Black Hole Tests of Fermionic Dark Matter
One of the principal strategies to indirectly detect dark matter is to search for the photons produced when it annihilates. Such searches look for gamma rays or x rays in regions of the sky where dark matter is known to be abundant. Researchers at the University of Illinois at Urbana–Champaign have proposed to look inside dark matter spikes induced by the gravitational pull of supermassive black holes. Such measurements could test so called p-wave dark matter models.
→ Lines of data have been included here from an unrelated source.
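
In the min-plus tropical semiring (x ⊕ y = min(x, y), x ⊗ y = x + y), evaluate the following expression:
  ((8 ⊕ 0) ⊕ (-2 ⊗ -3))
((8 ⊕ 0) ⊕ (-2 ⊗ -3)) = -5

Expand innermost to outermost. Recall ⊕ takes the minimum of its arguments and ⊗ takes their sum. Working out the expression ((8 ⊕ 0) ⊕ (-2 ⊗ -3)) gives -5.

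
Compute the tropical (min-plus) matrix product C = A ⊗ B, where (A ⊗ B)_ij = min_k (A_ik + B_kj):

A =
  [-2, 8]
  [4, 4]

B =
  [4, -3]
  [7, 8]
A ⊗ B =
  [2, -5]
  [8, 1]

Apply the min-plus product entry-by-entry:
  C[0][0] = min over k of (A[0][0] + B[0][0] = -2 + 4 = 2, A[0][1] + B[1][0] = 8 + 7 = 15) = 2 (attained at k = 0)
  C[0][1] = min over k of (A[0][0] + B[0][1] = -2 + -3 = -5, A[0][1] + B[1][1] = 8 + 8 = 16) = -5 (attained at k = 0)
  C[1][0] = min over k of (A[1][0] + B[0][0] = 4 + 4 = 8, A[1][1] + B[1][0] = 4 + 7 = 11) = 8 (attained at k = 0)
  C[1][1] = min over k of (A[1][0] + B[0][1] = 4 + -3 = 1, A[1][1] + B[1][1] = 4 + 8 = 12) = 1 (attained at k = 0)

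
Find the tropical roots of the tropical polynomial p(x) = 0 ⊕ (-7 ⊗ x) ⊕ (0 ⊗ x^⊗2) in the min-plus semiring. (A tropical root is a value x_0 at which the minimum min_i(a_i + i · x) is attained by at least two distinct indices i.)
Roots: {-7, 7}

Each tropical root is a break point of the lower envelope of the lines y = a_i + i · x (there are 3 lines, with slopes 0, 1, ..., 2). Only the lines that attain the minimum somewhere contribute to roots; other lines are dominated. Here the surviving (envelope) indices are i = 2, i = 1, i = 0.
Intersections between consecutive envelope lines give the roots: for adjacent envelope indices i < j the intersection is x = (a_i − a_j) / (j − i). Reading off the sorted break points: {-7, 7}.
Verification: at each break x_0, at least two indices attain the minimum of min_i(a_i + i · x_0).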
Most astrophysical dark matter searches rely on the assumption that the annihilation cross section does not depend on particle velocity. However, there are models in which dark matter annihilates via p-wave interactions—that is, the pair of annihilating particles has initial angular momentum one—leading to a cross section proportional to the velocity squared. This happens, for instance, in models where fermionic dark matter annihilates to pairs of spinless bosons. Since the dark matter temperature, and hence its velocity, is believed to be low, p-wave signatures were largely inaccessible by current searches.
However, near a supermassive black hole like the Milky Way's Sagittarius A*, dark matter is expected to cluster into a density spike. Within such a spike, the density and velocities of dark matter particles could be sufficient for thermal p-wave annihilation to produce a detectable gamma-ray signal. Using two prototypical p-wave models and gamma-ray data from NASA’s Fermi Large Area Telescope, the researchers found no evidence for p-wave dark matter and constrained its annihilation cross section for the first time. Their analysis suggests that a dedicated search for sharp gamma-ray lines near Sagittarius A* can improve these constraints.
This research is published in Physical Review Letters.